A plan fiduciary plays an important role in the organization’s financial health. Not only do they oversee the fiduciary process, but they identify and serve the best interests of a retirement plan’s participants and beneficiaries. Here are 10 important responsibilities to keep in mind.
- Limit liability: As a fiduciary, it is imperative that you understand ERISA so you can keep yourself and your business safe from liability.
- Find the right plan provider: Finding a retirement plan provider is much more complicated than many realize.
- Keep costs low: No matter how big your business’s budget, always monitor fees to ensure you are getting the best deal.
- Oversee plan performance: Once a retirement plan is in place, continuously monitor its performance.
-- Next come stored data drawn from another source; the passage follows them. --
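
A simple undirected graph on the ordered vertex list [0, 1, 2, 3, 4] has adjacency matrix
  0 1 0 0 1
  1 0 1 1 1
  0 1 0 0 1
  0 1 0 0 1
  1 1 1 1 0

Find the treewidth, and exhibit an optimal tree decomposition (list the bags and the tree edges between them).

Treewidth 2.
One such decomposition:
Bags: B1 = {1, 2, 4}  B2 = {0, 1, 4}  B3 = {1, 3, 4}
Tree: B1–B2, B1–B3

Each bag holds 3 vertices, so the decomposition has width 2, which upper-bounds the treewidth. On the other hand G contains the 3-clique {0, 1, 4}. A clique must lie in a single bag of any decomposition, so no decomposition can have width below 2. Therefore the treewidth is 2.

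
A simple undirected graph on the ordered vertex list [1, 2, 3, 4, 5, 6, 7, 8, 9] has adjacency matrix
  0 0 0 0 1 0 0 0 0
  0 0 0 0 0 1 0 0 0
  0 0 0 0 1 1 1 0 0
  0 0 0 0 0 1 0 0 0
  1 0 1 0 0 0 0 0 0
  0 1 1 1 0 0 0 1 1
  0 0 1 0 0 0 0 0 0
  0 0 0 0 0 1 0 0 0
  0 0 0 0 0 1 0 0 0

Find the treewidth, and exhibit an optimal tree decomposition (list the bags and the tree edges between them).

Treewidth 1.
One such decomposition:
Bags: B1 = {3, 6}  B2 = {2, 6}  B3 = {6, 9}  B4 = {6, 8}  B5 = {3, 7}  B6 = {4, 6}  B7 = {3, 5}  B8 = {1, 5}
Tree: B1–B2, B1–B3, B3–B4, B1–B5, B2–B6, B1–B7, B7–B8

Each bag holds 2 vertices, so the decomposition has width 1, which upper-bounds the treewidth. G has an edge, so its treewidth is at least 1. Therefore the treewidth is 1.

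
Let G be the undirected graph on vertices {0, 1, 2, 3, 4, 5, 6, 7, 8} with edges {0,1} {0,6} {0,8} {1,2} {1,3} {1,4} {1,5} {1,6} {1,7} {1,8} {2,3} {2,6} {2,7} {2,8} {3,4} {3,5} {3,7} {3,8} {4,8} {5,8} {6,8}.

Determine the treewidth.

A width-3 tree decomposition is:
Bags: B1 = {1, 3, 4, 8}  B2 = {1, 3, 5, 8}  B3 = {1, 2, 3, 8}  B4 = {1, 2, 6, 8}  B5 = {0, 1, 6, 8}  B6 = {1, 2, 3, 7}
Tree: B1–B2, B1–B3, B3–B4, B4–B5, B3–B6
The largest bag has 4 vertices, giving width 3; this decomposition certifies tw(G) ≤ 3. On the other hand G contains the 4-clique {0, 1, 6, 8}. A clique must lie in a single bag of any decomposition, so no decomposition can have width below 3. Therefore the treewidth is 3.

3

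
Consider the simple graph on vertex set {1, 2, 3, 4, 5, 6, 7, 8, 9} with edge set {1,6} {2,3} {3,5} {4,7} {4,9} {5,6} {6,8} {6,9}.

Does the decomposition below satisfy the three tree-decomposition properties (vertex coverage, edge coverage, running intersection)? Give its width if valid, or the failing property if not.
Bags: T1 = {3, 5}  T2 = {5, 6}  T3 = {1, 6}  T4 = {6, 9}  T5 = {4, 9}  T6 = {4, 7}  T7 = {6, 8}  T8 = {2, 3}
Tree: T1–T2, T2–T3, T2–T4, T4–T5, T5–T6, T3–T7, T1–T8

Every vertex of G appears in some bag (union = {1, 2, 3, 4, 5, 6, 7, 8, 9}); every edge is covered by a bag; and for each vertex v the set of bags containing v is connected in the bag tree. The decomposition is therefore valid. The largest bag has 2 vertices, so the width is 1.

Yes; width 1.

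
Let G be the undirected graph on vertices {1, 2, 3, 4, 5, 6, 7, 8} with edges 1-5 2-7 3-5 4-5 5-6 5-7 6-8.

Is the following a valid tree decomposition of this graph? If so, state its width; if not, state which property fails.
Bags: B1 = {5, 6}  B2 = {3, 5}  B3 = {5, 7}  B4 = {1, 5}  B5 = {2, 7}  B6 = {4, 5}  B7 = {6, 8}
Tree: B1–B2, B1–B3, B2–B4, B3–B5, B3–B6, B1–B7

Checking the three conditions: (i) the bags cover all of {1, 2, 3, 4, 5, 6, 7, 8}; (ii) for each edge, some bag contains both endpoints; (iii) the bags containing any fixed vertex form a subtree. All hold, so the decomposition is valid with width 2 − 1 = 1.

Yes; width 1.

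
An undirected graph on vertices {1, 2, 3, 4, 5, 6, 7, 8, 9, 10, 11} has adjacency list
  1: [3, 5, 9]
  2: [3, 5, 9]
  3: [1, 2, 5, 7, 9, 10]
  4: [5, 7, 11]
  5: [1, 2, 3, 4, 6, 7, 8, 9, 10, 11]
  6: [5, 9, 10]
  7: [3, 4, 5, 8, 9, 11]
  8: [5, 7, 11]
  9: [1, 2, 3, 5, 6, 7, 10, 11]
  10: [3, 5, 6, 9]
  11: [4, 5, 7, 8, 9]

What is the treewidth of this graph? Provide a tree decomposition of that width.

Treewidth 3.
Bags: B1 = {5, 6, 9, 10}  B2 = {3, 5, 9, 10}  B3 = {3, 5, 7, 9}  B4 = {5, 7, 9, 11}  B5 = {5, 7, 8, 11}  B6 = {2, 3, 5, 9}  B7 = {1, 3, 5, 9}  B8 = {4, 5, 7, 11}
Tree: B1–B2, B2–B3, B3–B4, B4–B5, B3–B6, B3–B7, B5–B8

The largest bag has 4 vertices, giving width 3; this decomposition certifies tw(G) ≤ 3. Conversely, {5, 7, 8, 11} is a clique of size 4, and the vertices of any clique must share a bag in every tree decomposition; so some bag has ≥ 4 vertices and tw(G) ≥ 3. Hence tw(G) = 3 exactly.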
- Educate plan participants: Regardless of position and hierarchy, employees may come to you asking about plan options. What should you say?
- Stay informed: Your role is to know more about your business’s retirement savings plan than everyone else, so education is vital.
- Avoid personal gain: As a fiduciary, it’s important to distance yourself from any situation that could be perceived as personal gain from the retirement plan.
- Diversify investments: The investment options offered in your plan should be diversified. This limits financial risk and helps balance risks and rewards.
- Monitor participant satisfaction: Evaluate employee satisfaction with the plan. Follow up on complaints, and regularly gauge the plan needs to determine the right time for change.